Playing the game now, it pays to find that mindset again, or for the first time. I glanced at the manual and saw the familiar hand, wrench and speech bubble icons (take, operate, talk) and thought I was OK.
You play American secret agent Jon Daring ('Be Daring in London') who is called on to help the, apparently incapable, British Secret Service stop criminal Stanislav Rooter from carrying out his world domination scheme.
The game starts with your arrival on Heathrow airport. You can walk around a bit and that's it. That is unless you take the time to really read the manual. I had tried all the icons on everything visible and nothing happened. It turned out you can activate an 'object list' that shows everything of interest in that location. You use the different icons on the words in that list and never on the screen itself! This conveniently eliminates any pixelhunting, so once I got the hang of this I was on my way to the Hilton to check in.
From there I was sent from one meeting to the next, and a good part of the gameplay consists of navigating London to find the next destination. A big part of London is immediately available for exploration and presented in 1600 photographs. This is effectively a huge maze, but fortunately you'll find a map early on and you can choose to display it fullscreen. That way you don't see the photo's, but navigating Londen becomes much easier. The photo's are not exactly eyecandy anyway with washed out colours, so I used this method most of the time.
When you find your destination, that usually triggers a blocky FMV cutscene in wich you receive new instructions. There are no subtitles so you should make sure you understand what has been said (some actors speak very, ehh, British. At one point I was looking for a 'pub' when it should have been a 'park'). You can replay a cutscene as often as you like until you do something else. After that you can't go back.
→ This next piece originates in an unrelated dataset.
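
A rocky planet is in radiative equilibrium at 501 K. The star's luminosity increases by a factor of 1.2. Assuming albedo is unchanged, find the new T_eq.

T_eq ≈ 524 K

T_eq ∝ L^(1/4) · d^(−1/2).
T′ = 501 × 1.2^(1/4) = 524 K.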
Apart from finding your way there are various AG tasks to perform such as decoding a message, negotiating dialogue trees to find the one positive outcome, creating diversions and even solving a crossword puzzle.
Some actions are timed, like when a guard you got rid of may return quickly, and failing often results in game over. But it is always clear when the situation gets dangerous, so you can save your game in time. In one of the only four save slots! They did that in 1993 and some developers are still doing it: making a game in wich you can die and then only allowing for a few save slots.
There are no action or arcade elements in the game.
C.I.T.Y. 2000 played fine in dosbox, but there's one catch. The game is on cd-rom but comes with an 3.5" update diskette. Without it the cutscenes didn't play correctly, at least on my system. So you will probably need a 3.5" drive, or a method to copy the files to another medium.
After a frustrating start, first the update diskette and then being stuck on blurry Heathrow, I warmed up to the game and after finetuning my expectations and finding the right retro mindset, I had a mostly enjoyable 8 hours in London. That time can be a lot shorter though, if you read the manual first, are better at finding your way than I am or if you use a walkthrough more often.